Nelson v. Coughlin

115 A.D.2d 131 | N.Y. App. Div. | 1985

Harvey, J.

Appeal from a judgment of the Supreme Court at Special Term (Walsh, Jr., J.), entered August 10, 1984 in Clinton County, which dismissed petitioner’s application, in a proceeding pursuant to CPLR article 78, to review a determination of respondent Commissioner of Correctional Services finding petitioner guilty of violating certain disciplinary rules.

At petitioner’s request, Special Term granted an order to show cause commencing a CPLR article 78 proceeding seeking annulment of two inmate disciplinary proceedings. In his petition, petitioner also asserted a claim for money damages. Prior to the return date, Special Term, sua sponte, dismissed the petition in its entirety upon the ground that it did not contain sufficient factual allegations to entitle petitioner to any relief.

Special Term was well within its authority in dismissing that portion of the petition claiming money damages, a claim *132which must be asserted in the Court of Claims (County of Onondaga v New York State Dept. of Correctional Servs., 97 AD2d 957). As is often the case, this inmate’s pro se petition and supporting documents are repetitive, conclusory and, in many respects, a recitation of immaterial assertions. However, after a painstaking examination, we conclude that although sufficient facts are not alleged in the petition itself, the supporting papers do allege circumstances which, in our opinion, require a further evidentiary examination. If a defective petition is saved by the supporting affidavits, a court should entertain the petition where nothing will be gained by a dismissal or amendment (McLaughlin, Practice Commentaries, McKinney’s Cons Laws of NY, Book 7B, CPLR C402:l, pp 483-484; see also, Matter of Reich v Power, 30 AD2d 925, affd 22 NY2d 887; Sackinger v Nevins, 114 Mise 2d 454, 460).
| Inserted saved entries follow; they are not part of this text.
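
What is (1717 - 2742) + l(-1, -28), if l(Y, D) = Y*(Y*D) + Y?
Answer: -1054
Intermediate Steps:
l(Y, D) = Y + D*Y**2 (l(Y, D) = Y*(D*Y) + Y = D*Y**2 + Y = Y + D*Y**2)
(1717 - 2742) + l(-1, -28) = (1717 - 2742) - (1 - 28*(-1)) = -1025 - (1 + 28) = -1025 - 1*29 = -1025 - 29 = -1054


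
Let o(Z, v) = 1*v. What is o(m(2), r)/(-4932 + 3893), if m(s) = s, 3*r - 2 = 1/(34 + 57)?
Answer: -61/94549 ≈ -0.00064517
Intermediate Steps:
r = 61/91 (r = ⅔ + 1/(3*(34 + 57)) = ⅔ + (⅓)/91 = ⅔ + (⅓)*(1/91) = ⅔ + 1/273 = 61/91 ≈ 0.67033)
o(Z, v) = v
o(m(2), r)/(-4932 + 3893) = 61/(91*(-4932 + 3893)) = (61/91)/(-1039) = (61/91)*(-1/1039) = -61/94549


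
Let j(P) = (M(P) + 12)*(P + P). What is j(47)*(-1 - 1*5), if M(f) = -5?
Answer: -3948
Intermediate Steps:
j(P) = 14*P (j(P) = (-5 + 12)*(P + P) = 7*(2*P) = 14*P)
j(47)*(-1 - 1*5) = (14*47)*(-1 - 1*5) = 658*(-1 - 5) = 658*(-6) = -3948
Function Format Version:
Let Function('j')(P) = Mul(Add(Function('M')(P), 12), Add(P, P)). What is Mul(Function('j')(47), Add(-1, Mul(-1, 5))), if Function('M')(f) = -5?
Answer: -3948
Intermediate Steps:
Function('j')(P) = Mul(14, P) (Function('j')(P) = Mul(Add(-5, 12), Add(P, P)) = Mul(7, Mul(2, P)) = Mul(14, P))
Mul(Function('j')(47), Add(-1, Mul(-1, 5))) = Mul(Mul(14, 47), Add(-1, Mul(-1, 5))) = Mul(658, Add(-1, -5)) = Mul(658, -6) = -3948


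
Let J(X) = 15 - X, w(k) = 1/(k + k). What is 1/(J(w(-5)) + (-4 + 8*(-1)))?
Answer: 10/31 ≈ 0.32258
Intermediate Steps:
w(k) = 1/(2*k)
1/(J(w(-5)) + (-4 + 8*(-1))) = 1/((15 - 1/(2*(-5))) + (-4 + 8*(-1))) = 1/((15 - (-1)/(2*5)) + (-4 - 8)) = 1/((15 - 1*(-⅒)) - 12) = 1/((15 + ⅒) - 12) = 1/(151/10 - 12) = 1/(31/10) = 10/31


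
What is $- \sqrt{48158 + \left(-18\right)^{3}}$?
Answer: $- \sqrt{42326} \approx -205.73$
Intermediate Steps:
$- \sqrt{48158 + \left(-18\right)^{3}} = - \sqrt{48158 - 5832} = - \sqrt{42326}$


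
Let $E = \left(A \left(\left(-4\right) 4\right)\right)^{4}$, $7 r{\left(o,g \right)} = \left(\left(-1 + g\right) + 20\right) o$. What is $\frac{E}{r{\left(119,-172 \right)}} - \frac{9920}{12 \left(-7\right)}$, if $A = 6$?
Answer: $- \frac{197464144}{6069} \approx -32537.0$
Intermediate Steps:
$r{\left(o,g \right)} = \frac{o \left(19 + g\right)}{7}$ ($r{\left(o,g \right)} = \frac{\left(\left(-1 + g\right) + 20\right) o}{7} = \frac{\left(19 + g\right) o}{7} = \frac{o \left(19 + g\right)}{7}$)
$E = 84934656$ ($E = \left(6 \left(\left(-4\right) 4\right)\right)^{4} = \left(6 \left(-16\right)\right)^{4} = \left(-96\right)^{4} = 84934656$)
$\frac{E}{r{\left(119,-172 \right)}} - \frac{9920}{12 \left(-7\right)} = \frac{84934656}{\frac{1}{7} \cdot 119 \left(19 - 172\right)} - \frac{9920}{12 \left(-7\right)} = \frac{84934656}{\frac{1}{7} \cdot 119 \left(-153\right)} - \frac{9920}{-84} = \frac{84934656}{-2601} - - \frac{2480}{21} = 84934656 \left(- \frac{1}{2601}\right) + \frac{2480}{21} = - \frac{9437184}{289} + \frac{2480}{21} = - \frac{197464144}{6069}$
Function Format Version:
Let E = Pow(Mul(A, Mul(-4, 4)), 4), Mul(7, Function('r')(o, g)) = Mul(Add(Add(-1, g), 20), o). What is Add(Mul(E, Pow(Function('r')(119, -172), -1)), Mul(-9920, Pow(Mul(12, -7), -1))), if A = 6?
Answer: Rational(-197464144, 6069) ≈ -32537.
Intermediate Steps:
Function('r')(o, g) = Mul(Rational(1, 7), o, Add(19, g)) (Function('r')(o, g) = Mul(Rational(1, 7), Mul(Add(Add(-1, g), 20), o)) = Mul(Rational(1, 7), Mul(Add(19, g), o)) = Mul(Rational(1, 7), Mul(o, Add(19, g))) = Mul(Rational(1, 7), o, Add(19, g)))
E = 84934656 (E = Pow(Mul(6, Mul(-4, 4)), 4) = Pow(Mul(6, -16), 4) = Pow(-96, 4) = 84934656)
Add(Mul(E, Pow(Function('r')(119, -172), -1)), Mul(-9920, Pow(Mul(12, -7), -1))) = Add(Mul(84934656, Pow(Mul(Rational(1, 7), 119, Add(19, -172)), -1)), Mul(-9920, Pow(Mul(12, -7), -1))) = Add(Mul(84934656, Pow(Mul(Rational(1, 7), 119, -153), -1)), Mul(-9920, Pow(-84, -1))) = Add(Mul(84934656, Pow(-2601, -1)), Mul(-9920, Rational(-1, 84))) = Add(Mul(84934656, Rational(-1, 2601)), Rational(2480, 21)) = Add(Rational(-9437184, 289), Rational(2480, 21)) = Rational(-197464144, 6069)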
It seems that Special Term must make a determination as to the necessity and propriety of prison officials having access to the contents of mail addressed by an inmate to a newspaper (see, Matter of Milburn v McNiff, 91 AD2d 1024, mod on remand 108 AD2d 860; see also, Procunier v Martinez, 416 US 396). An additional factor to be considered is whether the hearing officer acted properly in electronically recording testimony of a witness outside the presence of petitioner and failing to provide him with an opportunity to listen to the same (see, 7 NYCRR 254.5 [b]).

The order to show cause does not prescribe the manner of service upon respondents and there was no evidence in the record indicating that respondents were properly and personally served. Consequently, respondents, who have appeared on this appeal, shall be granted 15 days to serve their responsive pleadings.

Judgment reversed, on the law, without costs, matter remitted to Special Term for further proceedings not inconsistent herewith, and respondents are directed to serve their answer within 15 days after service of a copy of the order to be entered upon this decision with notice of entry. Mahoney, P. J., Main, Weiss, Yesawich, Jr., and Harvey, JJ., concur.